И в эту ночь Гойе не спалось. Нет, он не будет изощряться и писать всякие выдумки, как Ван-Лоо, и никто не посмеет сказать, что Гойе не дозволено то, что было дозволено Веласкесу. «Веласкес — великий мастер, но он мертв, — думал Франсиско почти с торжеством, — и время сейчас другое, и я тоже не из маленьких, и я жив». И, внутренне ликуя, ясно видел он в темноте то, что хотел написать, непокорные краски, которые он укротит, сведет воедино, видел всю мерцающую, трепетную гамму и среди этого фантастического сверкания — лица, жесткие, обнаженные, отчетливые.

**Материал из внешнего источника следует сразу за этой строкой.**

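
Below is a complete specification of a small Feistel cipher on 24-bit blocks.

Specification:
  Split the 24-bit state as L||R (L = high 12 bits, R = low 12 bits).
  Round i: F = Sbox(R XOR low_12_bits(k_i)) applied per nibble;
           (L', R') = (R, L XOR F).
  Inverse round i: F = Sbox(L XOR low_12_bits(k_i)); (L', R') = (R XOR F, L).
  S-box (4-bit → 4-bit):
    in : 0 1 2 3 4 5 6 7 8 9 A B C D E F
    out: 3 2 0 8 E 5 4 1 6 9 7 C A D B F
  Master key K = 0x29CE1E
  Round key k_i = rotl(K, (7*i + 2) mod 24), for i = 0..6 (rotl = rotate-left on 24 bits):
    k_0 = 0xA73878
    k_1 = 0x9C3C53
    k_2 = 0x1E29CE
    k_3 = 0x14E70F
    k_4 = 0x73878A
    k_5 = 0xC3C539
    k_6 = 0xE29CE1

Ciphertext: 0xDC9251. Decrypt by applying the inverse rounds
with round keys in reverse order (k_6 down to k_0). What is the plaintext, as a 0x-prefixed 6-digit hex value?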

Еще до того, как Гойя приступил к отдельным наброскам, он был приглашен к королевскому камерарию — маркизу де Ариса. Тот принял художника в присутствии казначея дона Родриго Солера.
— Я должен сообщить вам, господин придворный живописец, некоторые сведения, — заявил маркиз; он говорил вежливо, но куда-то в пространство, не глядя на Франсиско: — Хотя имеются основания считать ее высочество донью Марию-Антонию, наследную принцессу Неаполитанскую, невестой его королевского высочества наследного принца дона Фернандо, однако переговоры между высокими договаривающимися сторонами не пришли еще к завершению, и посему возможны перемены. Ввиду этого мы сочли желательным предложить вам, господин придворный живописец, изобразить ее высочество невесту с несколько неопределенным, так сказать, анонимным лицом, чтобы, в случаях каких-либо перемен, дама, нарисованная на вашей картине, могла бы олицетворять другую высокую особу. Вы меня поняли, господин придворный живописец?